三島のうなぎが栄えた理由

静岡県三島市は、うなぎがおいしいことで有名です。同じ静岡県内には、うなぎの養殖で有名な浜松市があります。産地ではないのに三島のうなぎが有名な理由は、水にあります。
三島市の水道水は、すべて富士山が育む地下水源です。水温16度程で、PHは中性を示す7程度。微量ながらミネラルを含み、味が落ちる原因となる有機物量は極わずかなのです。浜松から生きたまま運ばれてきたうなぎは、三島の水の中で一週間過ごします。この期間は餌を与えないので、余分な脂肪が落ち、臭みが消えることでおいしくなるのです。三島市は、人口当たりのうなぎ料理店数が全国トップクラス。富士山水のおかげで、おいしいうなぎが提供できるわけですね。

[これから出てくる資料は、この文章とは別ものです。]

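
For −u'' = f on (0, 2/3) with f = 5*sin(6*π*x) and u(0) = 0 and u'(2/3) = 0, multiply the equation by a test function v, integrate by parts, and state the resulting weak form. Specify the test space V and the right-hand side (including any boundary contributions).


V = {v ∈ H^1(0, 2/3) : v(0) = 0} (test functions vanish at x = 0 where u is specified); weak form: ∫_0^2/3 u'v' dx = ∫_0^2/3 (5*sin(6*π*x)) v dx for all v ∈ V.

Multiply both sides by a test function v and integrate from 0 to 2/3:
  ∫_0^2/3 −u''(x) v(x) dx = ∫_0^2/3 f(x) v(x) dx.
Integrate the LHS by parts once:
  ∫_0^2/3 −u'' v dx = −[u'(x) v(x)]_0^2/3 + ∫_0^2/3 u'(x) v'(x) dx.
Thus ∫_0^2/3 u'(x) v'(x) dx = ∫_0^2/3 f(x) v(x) dx + [u'(x) v(x)]_0^2/3.
Choose V so that boundary terms are either known or forced to vanish.
Mixed BC: u(0) = 0 (Dirichlet) and u'(2/3) = 0 (Neumann). Define V = {v ∈ H^1(0, 2/3) : v(0) = 0}. Then [u' v]_0^2/3 = u'(2/3)·v(2/3) − u'(0)·0 = 0.
Weak formulation: find u (satisfying any essential BC) such that ∫_0^2/3 u'(x) v'(x) dx = ∫_0^2/3 f v dx for all v ∈ V (Dirichlet at 0 absorbed into V; the Neumann datum at x = 2/3 is zero, so no boundary term remains).
Substituting f(x) = 5*sin(6*π*x), the right-hand side is ∫_0^2/3 (5*sin(6*π*x)) v dx.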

三島とうなぎの歴史をのぞいてみましょう。海で育ったうなぎは、駿河湾から川を上って三島にやってきました。三嶋大社の神池や右内神社の池にも、うなぎが生息していたそうです。右内神社は三嶋大社の御門の守護神と言われ、三嶋大社の使者であるうなぎが冬を越しにくるのだと考えられていました。そんなわけで、うなぎはとても大事にされ、江戸時代までは三島でうなぎを食べることは御法度とされていたのです。ある時、そのうなぎを捕まえてかば焼きにする人物が現れます。徳川の二代目将軍秀忠が三島宿に来た際、その家臣が食べてしまいました。幕末になると、薩摩や長州からの兵が次々にうなぎを捕まえ、かば焼きにしてしまいます。神の使いを食べたにも関わらず彼らに罰が下ることはなく、三島のうなぎのおいしさだけがたちまち有名になりました。こうして、三島にはうなぎ店が増えていったと言われています。
大事にされていたうなぎが食べられてしまうことによって、栄えることができた三島。神の使いが身体を張って、三島に活気を呼んだということでしょうか。富士の名水だからこそ成し得る絶品うなぎを一度いただいてみたいですね。